Katharine Petrich, a researcher with the National Security Affairs department at the Naval Postgraduate School, argues that the obsequious nods might be a bid for funding. Although al-Shabab “generally finances itself through extortion and criminal activity, they have also received ‘angel investor’ funding from al Qaeda,” she said. “Their statement blaming the U.S. decision to move the American embassy to Jerusalem may therefore be largely directed at potential fundamentalist Islamist donors in an effort to demonstrate their commitment to a global jihad.” The last known time al-Shabab received funding from al Qaeda was in 2015 when it gently flirted with merging with the Islamic State.
In November 2018, the United Nations Monitoring Group detailed plans of a foiled al-Shabab attack. The blueprint indicated from the weapons discovered last year resembled the rampage earlier this week. Even though Trump recognized Jerusalem as Israel’s capital just two months before the original attack was quashed, Matt Bryden, the founder of Sahan, a think tank that specializes in the Horn of Africa, told Foreign Policy, “I don’t think the statement reflected the aim of the attack or the choice of target. The reference to Al-Quds [Jerusalem] appears to have been an afterthought for propaganda purposes, and possibly to address a goal of the wider al Qaeda family.”
Ultimately, however, Bryden said that while the specific wording may be different, al-Shabab’s overall messaging has remained “remarkably consistent,” and the group continues to show it can back its language up with violence.
But there appears to be at least one key audience that doesn’t buy the propaganda: Somalis. As a Somali human rights activist in Mogadishu told FP: “These guys have a different agenda. It has nothing to do with Islam.
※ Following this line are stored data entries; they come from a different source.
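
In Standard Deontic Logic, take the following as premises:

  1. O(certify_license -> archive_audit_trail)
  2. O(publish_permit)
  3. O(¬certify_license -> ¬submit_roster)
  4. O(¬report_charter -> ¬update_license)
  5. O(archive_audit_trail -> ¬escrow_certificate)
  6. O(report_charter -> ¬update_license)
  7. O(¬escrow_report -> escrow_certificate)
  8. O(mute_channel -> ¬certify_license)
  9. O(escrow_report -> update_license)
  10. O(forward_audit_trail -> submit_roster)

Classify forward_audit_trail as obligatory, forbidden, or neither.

Forbidden

Premises 6 and 4 are O(report_charter -> ¬update_license) and O(¬report_charter -> ¬update_license); every ideal world satisfies report_charter or ¬report_charter, so in either case ¬update_license holds — hence O(¬update_license).
Premise 9 is O(escrow_report -> update_license); contrapositively O(¬update_license -> ¬escrow_report). Since O(¬update_license) holds, K gives O(¬escrow_report).
Premise 7 is O(¬escrow_report -> escrow_certificate); since O(¬escrow_report), deontic closure gives O(escrow_certificate).
Premise 5 is O(archive_audit_trail -> ¬escrow_certificate); contrapositively O(escrow_certificate -> ¬archive_audit_trail). Since O(escrow_certificate) holds, K gives O(¬archive_audit_trail).
The contrapositive of premise 1 (O(certify_license -> archive_audit_trail)) is O(¬archive_audit_trail -> ¬certify_license), and O(¬archive_audit_trail) is already established, so O(¬certify_license).
Applying K to premise 3 (O(¬certify_license -> ¬submit_roster)) and O(¬certify_license) yields O(¬submit_roster).
Premise 10, O(forward_audit_trail -> submit_roster), contraposes to O(¬submit_roster -> ¬forward_audit_trail); with O(¬submit_roster) we get O(¬forward_audit_trail).
Premises 2, 8 do not contribute to this derivation.
Thus O(¬forward_audit_trail), which is F(forward_audit_trail): forward_audit_trail is forbidden.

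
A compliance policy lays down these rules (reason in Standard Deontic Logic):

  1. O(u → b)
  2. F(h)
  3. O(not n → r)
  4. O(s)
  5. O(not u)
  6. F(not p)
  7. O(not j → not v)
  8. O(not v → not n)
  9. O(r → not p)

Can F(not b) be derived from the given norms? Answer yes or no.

No

Premise 1 is O(u → b), but O(u) is not derivable from the premises, so it does not yield O(b).
No other premise forces O(b). An ideal world satisfying every premise can still have not b true, so F(not b) is not derivable.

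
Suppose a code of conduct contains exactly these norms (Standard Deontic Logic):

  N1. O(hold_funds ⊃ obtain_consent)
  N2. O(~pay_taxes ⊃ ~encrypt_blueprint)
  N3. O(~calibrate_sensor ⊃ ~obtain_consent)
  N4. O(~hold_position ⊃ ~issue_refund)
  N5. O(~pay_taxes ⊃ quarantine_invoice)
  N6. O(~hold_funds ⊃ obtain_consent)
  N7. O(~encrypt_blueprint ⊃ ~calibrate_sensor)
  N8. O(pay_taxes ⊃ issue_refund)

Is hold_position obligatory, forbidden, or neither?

Premises 1 and 6 are O(hold_funds ⊃ obtain_consent) and O(~hold_funds ⊃ obtain_consent); every ideal world satisfies hold_funds or ~hold_funds, so in either case obtain_consent holds — hence O(obtain_consent).
Premise 3 is O(~calibrate_sensor ⊃ ~obtain_consent); contrapositively O(obtain_consent ⊃ calibrate_sensor). Since O(obtain_consent) holds, K gives O(calibrate_sensor).
The contrapositive of premise 7 (O(~encrypt_blueprint ⊃ ~calibrate_sensor)) is O(calibrate_sensor ⊃ encrypt_blueprint), and O(calibrate_sensor) is already established, so O(encrypt_blueprint).
The contrapositive of premise 2 (O(~pay_taxes ⊃ ~encrypt_blueprint)) is O(encrypt_blueprint ⊃ pay_taxes), and O(encrypt_blueprint) is already established, so O(pay_taxes).
Premise 8 is O(pay_taxes ⊃ issue_refund); since O(pay_taxes), deontic closure gives O(issue_refund).
The contrapositive of premise 4 (O(~hold_position ⊃ ~issue_refund)) is O(issue_refund ⊃ hold_position), and O(issue_refund) is already established, so O(hold_position).
Premise 5 does not contribute to this derivation.
Hence hold_position is obligatory.

Obligatory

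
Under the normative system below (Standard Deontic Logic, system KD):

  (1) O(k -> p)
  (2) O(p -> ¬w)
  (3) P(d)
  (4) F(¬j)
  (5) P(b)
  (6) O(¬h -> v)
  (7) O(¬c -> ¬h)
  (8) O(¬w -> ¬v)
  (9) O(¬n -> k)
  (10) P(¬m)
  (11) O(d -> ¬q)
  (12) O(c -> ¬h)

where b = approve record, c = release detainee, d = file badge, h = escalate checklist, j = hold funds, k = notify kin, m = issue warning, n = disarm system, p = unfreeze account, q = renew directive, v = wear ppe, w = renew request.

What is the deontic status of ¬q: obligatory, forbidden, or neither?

Neither

Premise 11 is O(d -> ¬q), but O(d) is not derivable from the premises (the permission P(d) asserts only ¬O(¬d), not O(d)), so it does not yield O(¬q).
No premise or chain of K-axiom applications forces O(¬q), and none forces O(q). So ¬q is neither obligatory nor forbidden under these norms.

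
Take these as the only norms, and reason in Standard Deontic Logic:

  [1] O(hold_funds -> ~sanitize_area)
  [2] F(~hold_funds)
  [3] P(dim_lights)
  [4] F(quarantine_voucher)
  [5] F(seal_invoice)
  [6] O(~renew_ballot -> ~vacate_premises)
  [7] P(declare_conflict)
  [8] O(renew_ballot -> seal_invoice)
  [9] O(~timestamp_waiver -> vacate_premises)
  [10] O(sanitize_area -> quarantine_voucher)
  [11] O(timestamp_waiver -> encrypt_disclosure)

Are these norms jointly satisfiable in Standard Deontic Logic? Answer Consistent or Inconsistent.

Premise 10 is O(sanitize_area -> quarantine_voucher), but O(sanitize_area) is not derivable from the premises, so it does not yield O(quarantine_voucher).
So O(quarantine_voucher) is not derivable, and the apparent clash with O(~quarantine_voucher) does not arise.
A world satisfying every obligation exists (e.g. declare_conflict=false, dim_lights=false, encrypt_disclosure=true, hold_funds=true, quarantine_voucher=false, renew_ballot=false, sanitize_area=false, seal_invoice=false, timestamp_waiver=true, vacate_premises=false); no atom is both obligatory and forbidden, so the set is consistent.

Consistent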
The wording of their statement is part of their propaganda to recruit more fighters. [Al-Shabab] is misusing and misinterpreting Islamic religion to justify their senseless killings.”
Indeed, the message seems to be generating more condemnation than praise among Somalis at home and in Kenya. “If they were playing to a domestic or regional audience,” Menkhaus said, “it’s a huge fail.”